The wine industry often involves head-first plunges. Seldom, however, is a novice winemaker asked to present their first ever vintage for scrutiny and auction before the public and their peers. Now in its second year, Wine: Baptism of Fire is a unique competition that sets its contestants the ultimate initiation challenge: make an award-winning wine.
The six teams of rookie winemaker pairs come from a range of professions, from restaurateurs, bar and cafe owners to publishers and bloggers. The contestants are a pair of rival Sydney bar owners – James Hird and Matt Swieboda – who’ve joined forces; Salvatore Malatesta and Matt Perger from St ALi; Rockpool’s Wiremu Andrews and girl-about-town Jess Ho, former Australian bartender of the year Chris Hysted and publishing gun Sheridan Wright; Bellota’s Jacqueline Turner and Meg Power; and Michael and Ricky - Gen Y fashion and food bloggers.
The teams have been led by winemakers Steve Webber and Sarah Fagan (De Bortoli), Gilles Lapalus (Sutton Grange), Matt Harrop (Shadowfax), Mac Forbes and Timo Mayer, so it's clear these will not be simple home brew wines. The teams have been supplied with 500 kilograms of Shiraz grapes from vineyards in the Yarra Valley and the Grampians. These grapes from the 2014 vintage will produce roughly one barrel of wine per team – a seriously limited release.
The contestants have faced real challenges. Apart from the learning curve (none of them have any experience with winemaking), the teams must deal with the limitations inherent in balancing winemaking and their day jobs. All this and the expectation they will bring a fully realised product to market.
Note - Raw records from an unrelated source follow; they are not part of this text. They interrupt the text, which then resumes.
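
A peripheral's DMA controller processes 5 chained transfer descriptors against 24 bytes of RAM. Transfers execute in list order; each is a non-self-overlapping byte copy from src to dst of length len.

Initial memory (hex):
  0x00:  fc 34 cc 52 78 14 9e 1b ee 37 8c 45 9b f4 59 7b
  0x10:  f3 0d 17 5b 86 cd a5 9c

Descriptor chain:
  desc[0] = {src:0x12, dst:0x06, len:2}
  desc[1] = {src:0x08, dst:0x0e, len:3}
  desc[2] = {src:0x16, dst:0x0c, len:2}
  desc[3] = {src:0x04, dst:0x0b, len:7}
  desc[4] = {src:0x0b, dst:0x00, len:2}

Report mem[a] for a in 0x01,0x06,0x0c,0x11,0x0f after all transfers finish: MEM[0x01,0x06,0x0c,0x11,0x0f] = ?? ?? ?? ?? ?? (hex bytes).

MEM[0x01,0x06,0x0c,0x11,0x0f] = 14 17 14 8c ee

[0] 0x12->0x06 len=2 : 17 5b
[1] 0x08->0x0e len=3 : ee 37 8c
[2] 0x16->0x0c len=2 : a5 9c
[3] 0x04->0x0b len=7 : 78 14 17 5b ee 37 8c
[4] 0x0b->0x00 len=2 : 78 14
query mem[0x01]=0x14, mem[0x06]=0x17, mem[0x0c]=0x14, mem[0x11]=0x8c, mem[0x0f]=0xee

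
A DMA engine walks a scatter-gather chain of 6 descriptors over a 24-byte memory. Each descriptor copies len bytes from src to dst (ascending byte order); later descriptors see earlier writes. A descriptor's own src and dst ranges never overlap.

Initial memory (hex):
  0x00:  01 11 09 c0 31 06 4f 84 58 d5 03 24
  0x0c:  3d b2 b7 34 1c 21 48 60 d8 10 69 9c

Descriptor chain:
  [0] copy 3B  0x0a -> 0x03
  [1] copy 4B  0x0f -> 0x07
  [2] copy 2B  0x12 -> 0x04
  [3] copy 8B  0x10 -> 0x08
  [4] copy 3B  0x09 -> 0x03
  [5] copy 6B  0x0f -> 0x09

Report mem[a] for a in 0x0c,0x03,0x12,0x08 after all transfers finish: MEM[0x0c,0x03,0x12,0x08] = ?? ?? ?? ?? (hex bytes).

MEM[0x0c,0x03,0x12,0x08] = 48 21 48 1c

  after D0: wrote 3B at 0x03 = 03243d
  after D1: wrote 4B at 0x07 = 341c2148
  after D2: wrote 2B at 0x04 = 4860
  after D3: wrote 8B at 0x08 = 1c214860d810699c
  after D4: wrote 3B at 0x03 = 214860
  after D5: wrote 6B at 0x09 = 9c1c214860d8
query mem[0x0c]=0x48, mem[0x03]=0x21, mem[0x12]=0x48, mem[0x08]=0x1c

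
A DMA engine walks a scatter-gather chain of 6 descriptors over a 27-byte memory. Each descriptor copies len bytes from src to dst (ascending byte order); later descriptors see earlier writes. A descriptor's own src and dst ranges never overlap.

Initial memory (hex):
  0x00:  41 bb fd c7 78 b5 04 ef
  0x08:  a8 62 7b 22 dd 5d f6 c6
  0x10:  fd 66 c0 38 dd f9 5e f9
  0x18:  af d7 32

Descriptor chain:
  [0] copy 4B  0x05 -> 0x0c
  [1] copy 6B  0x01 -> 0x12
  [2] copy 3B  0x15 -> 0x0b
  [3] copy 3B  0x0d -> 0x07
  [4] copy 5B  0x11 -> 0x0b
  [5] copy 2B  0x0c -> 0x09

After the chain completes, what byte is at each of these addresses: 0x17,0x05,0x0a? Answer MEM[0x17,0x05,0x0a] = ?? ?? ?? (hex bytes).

#0 dst[0x0c+4] := {0xb5,0x04,0xef,0xa8}
#1 dst[0x12+6] := {0xbb,0xfd,0xc7,0x78,0xb5,0x04}
#2 dst[0x0b+3] := {0x78,0xb5,0x04}
#3 dst[0x07+3] := {0x04,0xef,0xa8}
#4 dst[0x0b+5] := {0x66,0xbb,0xfd,0xc7,0x78}
#5 dst[0x09+2] := {0xbb,0xfd}
query mem[0x17]=0x04, mem[0x05]=0xb5, mem[0x0a]=0xfd

MEM[0x17,0x05,0x0a] = 04 b5 fd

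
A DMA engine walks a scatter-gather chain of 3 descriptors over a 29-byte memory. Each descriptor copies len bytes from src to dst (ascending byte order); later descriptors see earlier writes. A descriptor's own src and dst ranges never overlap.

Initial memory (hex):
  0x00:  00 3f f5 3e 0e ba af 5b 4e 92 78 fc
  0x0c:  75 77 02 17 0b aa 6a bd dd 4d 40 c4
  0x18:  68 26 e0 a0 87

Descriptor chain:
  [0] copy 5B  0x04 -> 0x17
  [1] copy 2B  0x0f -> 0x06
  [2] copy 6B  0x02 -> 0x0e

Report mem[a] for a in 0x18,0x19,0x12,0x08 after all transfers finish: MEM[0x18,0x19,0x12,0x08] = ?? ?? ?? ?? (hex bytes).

[0] 0x04->0x17 len=5 : 0e ba af 5b 4e
[1] 0x0f->0x06 len=2 : 17 0b
[2] 0x02->0x0e len=6 : f5 3e 0e ba 17 0b
query mem[0x18]=0xba, mem[0x19]=0xaf, mem[0x12]=0x17, mem[0x08]=0x4e

MEM[0x18,0x19,0x12,0x08] = ba af 17 4e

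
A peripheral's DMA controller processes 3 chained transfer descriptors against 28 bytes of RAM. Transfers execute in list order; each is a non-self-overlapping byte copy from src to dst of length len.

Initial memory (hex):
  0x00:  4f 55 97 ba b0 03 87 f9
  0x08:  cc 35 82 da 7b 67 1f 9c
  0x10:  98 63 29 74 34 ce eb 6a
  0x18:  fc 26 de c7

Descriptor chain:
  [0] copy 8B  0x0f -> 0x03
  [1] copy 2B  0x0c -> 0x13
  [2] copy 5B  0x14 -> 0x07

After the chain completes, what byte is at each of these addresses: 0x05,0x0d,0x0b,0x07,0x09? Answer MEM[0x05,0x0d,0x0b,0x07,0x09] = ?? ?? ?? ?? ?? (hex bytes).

MEM[0x05,0x0d,0x0b,0x07,0x09] = 63 67 fc 67 eb

[0] 0x0f->0x03 len=8 : 9c 98 63 29 74 34 ce eb
[1] 0x0c->0x13 len=2 : 7b 67
[2] 0x14->0x07 len=5 : 67 ce eb 6a fc
query mem[0x05]=0x63, mem[0x0d]=0x67, mem[0x0b]=0xfc, mem[0x07]=0x67, mem[0x09]=0xeb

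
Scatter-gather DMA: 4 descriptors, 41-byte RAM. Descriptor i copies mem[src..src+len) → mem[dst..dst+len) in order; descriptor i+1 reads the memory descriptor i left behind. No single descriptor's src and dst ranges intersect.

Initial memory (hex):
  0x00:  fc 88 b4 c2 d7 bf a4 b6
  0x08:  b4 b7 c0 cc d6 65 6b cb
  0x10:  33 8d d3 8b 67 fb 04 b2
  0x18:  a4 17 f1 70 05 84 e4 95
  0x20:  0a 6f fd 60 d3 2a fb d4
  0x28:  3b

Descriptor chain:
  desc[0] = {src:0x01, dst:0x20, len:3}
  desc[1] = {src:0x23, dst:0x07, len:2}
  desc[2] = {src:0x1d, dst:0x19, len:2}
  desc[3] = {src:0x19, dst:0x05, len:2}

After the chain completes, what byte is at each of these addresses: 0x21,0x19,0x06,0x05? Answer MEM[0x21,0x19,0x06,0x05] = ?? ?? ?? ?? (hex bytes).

MEM[0x21,0x19,0x06,0x05] = b4 84 e4 84

#0 dst[0x20+3] := {0x88,0xb4,0xc2}
#1 dst[0x07+2] := {0x60,0xd3}
#2 dst[0x19+2] := {0x84,0xe4}
#3 dst[0x05+2] := {0x84,0xe4}
query mem[0x21]=0xb4, mem[0x19]=0x84, mem[0x06]=0xe4, mem[0x05]=0x84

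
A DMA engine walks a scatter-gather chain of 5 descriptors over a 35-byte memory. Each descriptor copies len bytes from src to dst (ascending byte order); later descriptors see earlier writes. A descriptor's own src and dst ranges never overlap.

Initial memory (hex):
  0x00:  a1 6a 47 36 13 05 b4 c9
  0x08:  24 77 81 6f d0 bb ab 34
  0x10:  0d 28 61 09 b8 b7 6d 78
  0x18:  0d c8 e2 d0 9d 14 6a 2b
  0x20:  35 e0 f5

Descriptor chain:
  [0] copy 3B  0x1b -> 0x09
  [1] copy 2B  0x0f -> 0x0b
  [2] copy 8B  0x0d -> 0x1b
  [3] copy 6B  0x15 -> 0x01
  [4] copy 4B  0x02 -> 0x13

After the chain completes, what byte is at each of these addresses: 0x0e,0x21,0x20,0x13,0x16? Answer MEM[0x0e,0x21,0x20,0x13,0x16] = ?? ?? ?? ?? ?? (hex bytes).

#0 dst[0x09+3] := {0xd0,0x9d,0x14}
#1 dst[0x0b+2] := {0x34,0x0d}
#2 dst[0x1b+8] := {0xbb,0xab,0x34,0x0d,0x28,0x61,0x09,0xb8}
#3 dst[0x01+6] := {0xb7,0x6d,0x78,0x0d,0xc8,0xe2}
#4 dst[0x13+4] := {0x6d,0x78,0x0d,0xc8}
query mem[0x0e]=0xab, mem[0x21]=0x09, mem[0x20]=0x61, mem[0x13]=0x6d, mem[0x16]=0xc8

MEM[0x0e,0x21,0x20,0x13,0x16] = ab 09 61 6d c8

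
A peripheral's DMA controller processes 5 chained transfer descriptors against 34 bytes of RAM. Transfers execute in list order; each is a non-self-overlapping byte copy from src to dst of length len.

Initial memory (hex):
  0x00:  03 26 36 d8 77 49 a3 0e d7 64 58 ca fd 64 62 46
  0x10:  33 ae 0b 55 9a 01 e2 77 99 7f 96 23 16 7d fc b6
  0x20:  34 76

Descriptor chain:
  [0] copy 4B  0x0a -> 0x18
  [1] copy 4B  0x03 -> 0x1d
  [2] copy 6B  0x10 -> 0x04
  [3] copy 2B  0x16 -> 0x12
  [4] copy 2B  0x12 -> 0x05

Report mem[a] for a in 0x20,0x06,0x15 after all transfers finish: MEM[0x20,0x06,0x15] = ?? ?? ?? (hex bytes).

#0 dst[0x18+4] := {0x58,0xca,0xfd,0x64}
#1 dst[0x1d+4] := {0xd8,0x77,0x49,0xa3}
#2 dst[0x04+6] := {0x33,0xae,0x0b,0x55,0x9a,0x01}
#3 dst[0x12+2] := {0xe2,0x77}
#4 dst[0x05+2] := {0xe2,0x77}
query mem[0x20]=0xa3, mem[0x06]=0x77, mem[0x15]=0x01

MEM[0x20,0x06,0x15] = a3 77 01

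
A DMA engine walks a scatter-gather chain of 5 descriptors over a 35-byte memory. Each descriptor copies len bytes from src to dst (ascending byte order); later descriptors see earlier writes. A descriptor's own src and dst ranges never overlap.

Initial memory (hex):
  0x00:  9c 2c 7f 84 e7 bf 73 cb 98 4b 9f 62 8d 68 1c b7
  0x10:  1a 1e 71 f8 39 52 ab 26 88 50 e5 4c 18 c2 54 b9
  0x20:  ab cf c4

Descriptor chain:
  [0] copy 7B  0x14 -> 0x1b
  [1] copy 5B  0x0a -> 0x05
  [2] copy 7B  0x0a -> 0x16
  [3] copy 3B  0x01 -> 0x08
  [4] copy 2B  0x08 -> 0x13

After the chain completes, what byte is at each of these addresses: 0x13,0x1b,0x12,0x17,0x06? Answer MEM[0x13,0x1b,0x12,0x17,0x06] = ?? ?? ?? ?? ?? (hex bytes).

[0] 0x14->0x1b len=7 : 39 52 ab 26 88 50 e5
[1] 0x0a->0x05 len=5 : 9f 62 8d 68 1c
[2] 0x0a->0x16 len=7 : 9f 62 8d 68 1c b7 1a
[3] 0x01->0x08 len=3 : 2c 7f 84
[4] 0x08->0x13 len=2 : 2c 7f
query mem[0x13]=0x2c, mem[0x1b]=0xb7, mem[0x12]=0x71, mem[0x17]=0x62, mem[0x06]=0x62

MEM[0x13,0x1b,0x12,0x17,0x06] = 2c b7 71 62 62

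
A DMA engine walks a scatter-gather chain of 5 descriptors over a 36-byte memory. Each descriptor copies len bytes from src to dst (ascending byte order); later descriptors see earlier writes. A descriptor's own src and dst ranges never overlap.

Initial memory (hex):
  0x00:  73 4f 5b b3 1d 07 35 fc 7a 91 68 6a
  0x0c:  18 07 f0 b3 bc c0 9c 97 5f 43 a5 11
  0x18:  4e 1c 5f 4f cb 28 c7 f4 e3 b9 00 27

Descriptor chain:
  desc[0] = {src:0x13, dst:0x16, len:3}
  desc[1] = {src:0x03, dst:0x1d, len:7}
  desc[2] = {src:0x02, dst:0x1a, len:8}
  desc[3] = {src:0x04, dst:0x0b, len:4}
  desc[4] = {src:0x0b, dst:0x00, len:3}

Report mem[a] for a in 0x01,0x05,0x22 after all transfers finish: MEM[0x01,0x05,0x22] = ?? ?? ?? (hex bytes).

[0] 0x13->0x16 len=3 : 97 5f 43
[1] 0x03->0x1d len=7 : b3 1d 07 35 fc 7a 91
[2] 0x02->0x1a len=8 : 5b b3 1d 07 35 fc 7a 91
[3] 0x04->0x0b len=4 : 1d 07 35 fc
[4] 0x0b->0x00 len=3 : 1d 07 35
query mem[0x01]=0x07, mem[0x05]=0x07, mem[0x22]=0x7a

MEM[0x01,0x05,0x22] = 07 07 7a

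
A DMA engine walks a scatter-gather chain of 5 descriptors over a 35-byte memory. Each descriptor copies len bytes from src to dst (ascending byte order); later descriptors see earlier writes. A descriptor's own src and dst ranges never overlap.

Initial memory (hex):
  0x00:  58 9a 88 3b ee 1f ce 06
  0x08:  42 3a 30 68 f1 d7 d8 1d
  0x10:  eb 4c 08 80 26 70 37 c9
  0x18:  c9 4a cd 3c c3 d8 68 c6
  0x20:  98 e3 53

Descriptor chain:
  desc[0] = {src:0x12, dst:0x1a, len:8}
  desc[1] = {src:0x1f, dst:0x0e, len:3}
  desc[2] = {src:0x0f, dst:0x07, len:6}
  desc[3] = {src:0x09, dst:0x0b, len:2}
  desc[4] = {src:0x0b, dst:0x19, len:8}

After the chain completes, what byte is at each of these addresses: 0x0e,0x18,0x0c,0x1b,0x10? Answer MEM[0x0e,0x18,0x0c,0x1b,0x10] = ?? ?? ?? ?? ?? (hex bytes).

MEM[0x0e,0x18,0x0c,0x1b,0x10] = c9 c9 08 d7 4a

D0: mem[0x1a..0x21] <- [08 80 26 70 37 c9 c9 4a]
D1: mem[0x0e..0x10] <- [c9 c9 4a]
D2: mem[0x07..0x0c] <- [c9 4a 4c 08 80 26]
D3: mem[0x0b..0x0c] <- [4c 08]
D4: mem[0x19..0x20] <- [4c 08 d7 c9 c9 4a 4c 08]
query mem[0x0e]=0xc9, mem[0x18]=0xc9, mem[0x0c]=0x08, mem[0x1b]=0xd7, mem[0x10]=0x4a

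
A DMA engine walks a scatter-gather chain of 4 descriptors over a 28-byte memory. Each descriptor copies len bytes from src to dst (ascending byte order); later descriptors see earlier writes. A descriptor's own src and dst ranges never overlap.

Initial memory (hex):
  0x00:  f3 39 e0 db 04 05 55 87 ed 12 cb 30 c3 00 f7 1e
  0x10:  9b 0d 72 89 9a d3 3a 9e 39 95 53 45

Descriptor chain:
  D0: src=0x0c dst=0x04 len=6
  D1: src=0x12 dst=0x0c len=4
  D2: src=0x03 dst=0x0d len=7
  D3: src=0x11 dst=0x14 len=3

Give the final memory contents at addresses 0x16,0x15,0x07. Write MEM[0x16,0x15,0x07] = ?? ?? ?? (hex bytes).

[0] 0x0c->0x04 len=6 : c3 00 f7 1e 9b 0d
[1] 0x12->0x0c len=4 : 72 89 9a d3
[2] 0x03->0x0d len=7 : db c3 00 f7 1e 9b 0d
[3] 0x11->0x14 len=3 : 1e 9b 0d
query mem[0x16]=0x0d, mem[0x15]=0x9b, mem[0x07]=0x1e

MEM[0x16,0x15,0x07] = 0d 9b 1e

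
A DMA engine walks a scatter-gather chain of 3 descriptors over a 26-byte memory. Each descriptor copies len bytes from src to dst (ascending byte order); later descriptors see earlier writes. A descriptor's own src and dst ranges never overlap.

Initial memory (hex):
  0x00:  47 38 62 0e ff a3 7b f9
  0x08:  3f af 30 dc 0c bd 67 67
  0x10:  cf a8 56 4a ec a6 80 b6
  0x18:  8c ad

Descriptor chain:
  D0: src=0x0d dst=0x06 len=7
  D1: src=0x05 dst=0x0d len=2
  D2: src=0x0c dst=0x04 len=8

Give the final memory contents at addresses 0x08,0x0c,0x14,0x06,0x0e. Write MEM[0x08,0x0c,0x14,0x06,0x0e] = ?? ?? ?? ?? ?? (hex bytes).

[0] 0x0d->0x06 len=7 : bd 67 67 cf a8 56 4a
[1] 0x05->0x0d len=2 : a3 bd
[2] 0x0c->0x04 len=8 : 4a a3 bd 67 cf a8 56 4a
query mem[0x08]=0xcf, mem[0x0c]=0x4a, mem[0x14]=0xec, mem[0x06]=0xbd, mem[0x0e]=0xbd

MEM[0x08,0x0c,0x14,0x06,0x0e] = cf 4a ec bd bd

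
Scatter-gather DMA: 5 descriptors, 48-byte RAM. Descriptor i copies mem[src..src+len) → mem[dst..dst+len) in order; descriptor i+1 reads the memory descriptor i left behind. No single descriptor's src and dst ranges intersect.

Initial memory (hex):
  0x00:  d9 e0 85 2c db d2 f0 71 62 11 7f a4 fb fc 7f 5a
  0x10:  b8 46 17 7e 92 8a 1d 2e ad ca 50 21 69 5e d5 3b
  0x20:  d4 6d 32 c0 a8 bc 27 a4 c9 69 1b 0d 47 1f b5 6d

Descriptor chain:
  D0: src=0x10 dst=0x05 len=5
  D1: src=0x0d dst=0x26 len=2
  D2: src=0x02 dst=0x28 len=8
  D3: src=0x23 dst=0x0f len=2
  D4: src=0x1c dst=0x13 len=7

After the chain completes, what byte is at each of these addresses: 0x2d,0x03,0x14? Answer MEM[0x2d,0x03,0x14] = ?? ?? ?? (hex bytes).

MEM[0x2d,0x03,0x14] = 17 2c 5e

D0: mem[0x05..0x09] <- [b8 46 17 7e 92]
D1: mem[0x26..0x27] <- [fc 7f]
D2: mem[0x28..0x2f] <- [85 2c db b8 46 17 7e 92]
D3: mem[0x0f..0x10] <- [c0 a8]
D4: mem[0x13..0x19] <- [69 5e d5 3b d4 6d 32]
query mem[0x2d]=0x17, mem[0x03]=0x2c, mem[0x14]=0x5e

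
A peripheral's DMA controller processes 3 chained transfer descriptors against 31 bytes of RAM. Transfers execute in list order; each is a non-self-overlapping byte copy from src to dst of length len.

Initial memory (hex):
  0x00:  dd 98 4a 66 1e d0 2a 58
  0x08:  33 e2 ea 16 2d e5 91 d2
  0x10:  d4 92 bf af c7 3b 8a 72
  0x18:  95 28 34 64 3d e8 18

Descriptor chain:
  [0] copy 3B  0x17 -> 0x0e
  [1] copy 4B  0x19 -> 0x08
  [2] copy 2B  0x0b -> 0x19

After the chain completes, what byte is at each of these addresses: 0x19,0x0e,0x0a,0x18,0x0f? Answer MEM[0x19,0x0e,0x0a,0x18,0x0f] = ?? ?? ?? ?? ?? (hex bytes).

MEM[0x19,0x0e,0x0a,0x18,0x0f] = 3d 72 64 95 95

#0 dst[0x0e+3] := {0x72,0x95,0x28}
#1 dst[0x08+4] := {0x28,0x34,0x64,0x3d}
#2 dst[0x19+2] := {0x3d,0x2d}
query mem[0x19]=0x3d, mem[0x0e]=0x72, mem[0x0a]=0x64, mem[0x18]=0x95, mem[0x0f]=0x95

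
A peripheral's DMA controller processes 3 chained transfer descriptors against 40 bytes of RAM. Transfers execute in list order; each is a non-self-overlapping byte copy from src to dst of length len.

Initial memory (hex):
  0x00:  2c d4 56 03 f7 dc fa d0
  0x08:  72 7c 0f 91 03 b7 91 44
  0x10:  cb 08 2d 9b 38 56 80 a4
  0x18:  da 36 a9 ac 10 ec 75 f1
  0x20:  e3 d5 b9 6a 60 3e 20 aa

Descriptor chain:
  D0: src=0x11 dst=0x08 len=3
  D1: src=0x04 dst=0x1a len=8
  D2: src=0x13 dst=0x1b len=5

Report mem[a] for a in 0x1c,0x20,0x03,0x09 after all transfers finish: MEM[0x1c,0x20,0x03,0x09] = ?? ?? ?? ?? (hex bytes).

MEM[0x1c,0x20,0x03,0x09] = 38 9b 03 2d

  after D0: wrote 3B at 0x08 = 082d9b
  after D1: wrote 8B at 0x1a = f7dcfad0082d9b91
  after D2: wrote 5B at 0x1b = 9b385680a4
query mem[0x1c]=0x38, mem[0x20]=0x9b, mem[0x03]=0x03, mem[0x09]=0x2d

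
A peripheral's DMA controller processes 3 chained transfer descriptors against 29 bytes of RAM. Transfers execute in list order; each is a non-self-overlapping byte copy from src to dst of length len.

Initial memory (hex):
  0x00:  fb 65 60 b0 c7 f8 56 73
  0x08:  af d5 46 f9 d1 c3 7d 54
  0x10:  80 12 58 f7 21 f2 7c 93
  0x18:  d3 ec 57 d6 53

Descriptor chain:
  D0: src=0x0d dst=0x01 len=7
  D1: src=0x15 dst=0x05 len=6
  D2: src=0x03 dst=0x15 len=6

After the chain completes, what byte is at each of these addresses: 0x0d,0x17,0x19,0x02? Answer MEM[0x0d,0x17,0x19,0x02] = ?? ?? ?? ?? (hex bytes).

MEM[0x0d,0x17,0x19,0x02] = c3 f2 93 7d

D0: mem[0x01..0x07] <- [c3 7d 54 80 12 58 f7]
D1: mem[0x05..0x0a] <- [f2 7c 93 d3 ec 57]
D2: mem[0x15..0x1a] <- [54 80 f2 7c 93 d3]
query mem[0x0d]=0xc3, mem[0x17]=0xf2, mem[0x19]=0x93, mem[0x02]=0x7d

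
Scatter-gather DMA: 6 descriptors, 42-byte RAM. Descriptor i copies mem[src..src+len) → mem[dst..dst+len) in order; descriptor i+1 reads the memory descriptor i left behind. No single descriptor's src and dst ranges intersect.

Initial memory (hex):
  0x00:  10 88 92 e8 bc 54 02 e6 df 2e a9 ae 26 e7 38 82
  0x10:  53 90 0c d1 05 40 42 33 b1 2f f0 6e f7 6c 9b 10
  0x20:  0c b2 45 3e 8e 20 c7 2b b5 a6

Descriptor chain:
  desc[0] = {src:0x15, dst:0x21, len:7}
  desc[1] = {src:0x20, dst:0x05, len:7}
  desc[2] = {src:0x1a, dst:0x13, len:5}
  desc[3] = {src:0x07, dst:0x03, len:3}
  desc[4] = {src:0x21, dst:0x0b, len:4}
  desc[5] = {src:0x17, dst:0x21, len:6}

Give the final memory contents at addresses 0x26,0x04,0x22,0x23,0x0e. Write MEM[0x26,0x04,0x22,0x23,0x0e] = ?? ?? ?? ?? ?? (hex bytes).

#0 dst[0x21+7] := {0x40,0x42,0x33,0xb1,0x2f,0xf0,0x6e}
#1 dst[0x05+7] := {0x0c,0x40,0x42,0x33,0xb1,0x2f,0xf0}
#2 dst[0x13+5] := {0xf0,0x6e,0xf7,0x6c,0x9b}
#3 dst[0x03+3] := {0x42,0x33,0xb1}
#4 dst[0x0b+4] := {0x40,0x42,0x33,0xb1}
#5 dst[0x21+6] := {0x9b,0xb1,0x2f,0xf0,0x6e,0xf7}
query mem[0x26]=0xf7, mem[0x04]=0x33, mem[0x22]=0xb1, mem[0x23]=0x2f, mem[0x0e]=0xb1

MEM[0x26,0x04,0x22,0x23,0x0e] = f7 33 b1 2f b1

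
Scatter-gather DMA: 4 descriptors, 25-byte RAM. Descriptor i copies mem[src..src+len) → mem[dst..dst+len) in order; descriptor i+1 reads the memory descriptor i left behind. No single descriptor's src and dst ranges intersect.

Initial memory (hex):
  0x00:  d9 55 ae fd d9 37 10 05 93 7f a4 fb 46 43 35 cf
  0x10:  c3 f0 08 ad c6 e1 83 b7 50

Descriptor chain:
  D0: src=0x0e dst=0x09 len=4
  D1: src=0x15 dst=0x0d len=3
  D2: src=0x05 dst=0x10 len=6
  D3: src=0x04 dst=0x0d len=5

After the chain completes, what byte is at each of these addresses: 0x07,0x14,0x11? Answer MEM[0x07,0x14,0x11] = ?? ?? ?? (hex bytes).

MEM[0x07,0x14,0x11] = 05 35 93

#0 dst[0x09+4] := {0x35,0xcf,0xc3,0xf0}
#1 dst[0x0d+3] := {0xe1,0x83,0xb7}
#2 dst[0x10+6] := {0x37,0x10,0x05,0x93,0x35,0xcf}
#3 dst[0x0d+5] := {0xd9,0x37,0x10,0x05,0x93}
query mem[0x07]=0x05, mem[0x14]=0x35, mem[0x11]=0x93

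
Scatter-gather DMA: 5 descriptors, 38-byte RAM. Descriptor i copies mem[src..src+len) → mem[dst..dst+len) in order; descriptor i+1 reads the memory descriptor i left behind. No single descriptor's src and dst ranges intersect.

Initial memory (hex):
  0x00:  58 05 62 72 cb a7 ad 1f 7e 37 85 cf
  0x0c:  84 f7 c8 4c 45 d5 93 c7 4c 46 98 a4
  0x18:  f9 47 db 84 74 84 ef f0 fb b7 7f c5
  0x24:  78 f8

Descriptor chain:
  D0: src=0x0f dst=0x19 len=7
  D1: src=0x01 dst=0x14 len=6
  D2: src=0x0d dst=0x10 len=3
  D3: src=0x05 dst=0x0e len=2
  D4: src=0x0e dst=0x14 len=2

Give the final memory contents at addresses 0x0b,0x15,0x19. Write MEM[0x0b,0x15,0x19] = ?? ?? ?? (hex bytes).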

Organiser and panel judge, Rory Kent, says the competition is a taxing and laborious experience for the contests. Much of their journey in creating a wine has been documented on camera, the point of the footage being to share with a general audience the ins and outs of winemaking. Or, as Kent puts it: “Baptism of Fire blows the dust off the bottle, off the process, off the industry.”
The auction night is the final test for the teams. “The real fun is that it is wine-lovers who have made the wine. Six months ago, they’d never made wine, and on August 4 they’ll be pouring a wine they’ve made for the very first time.”
At the newly reopened Savoy Tavern, the teams will face the public and their peers. Barrel samples will be tasted by the public and then auctioned. The final decision will take into account all of these factors, and the preceding months of winemaking.
“The judges are not only looking for the quality of wine the team has produced, but also their vision, their concept, the execution and their commitment to the task.”
It’s also a chance for consumers to engage with an uncommon method of purchasing wine. Kent compares the event to the en primeur tastings of Bordeaux, where the wines are purchased based on barrel tastings, several years before they will see release. He’s being cheeky though – these are nouveau style wines that will be delivered in two months.
“We believe creating a fun culture is the best way for people to gain further appreciation for wine. We see a world where people discuss and consume wine as comfortably as they do any other interest.”
Upon release, the bottles will be graced with labels by six different design firms, completing each wine as a fully realised product. The auction will be presented by Stuart Gregor and Andrew Caillard MW and proceeds will go to SecondBite.
For the baptised and the congregation alike, it’s sure to be an enlightening evening.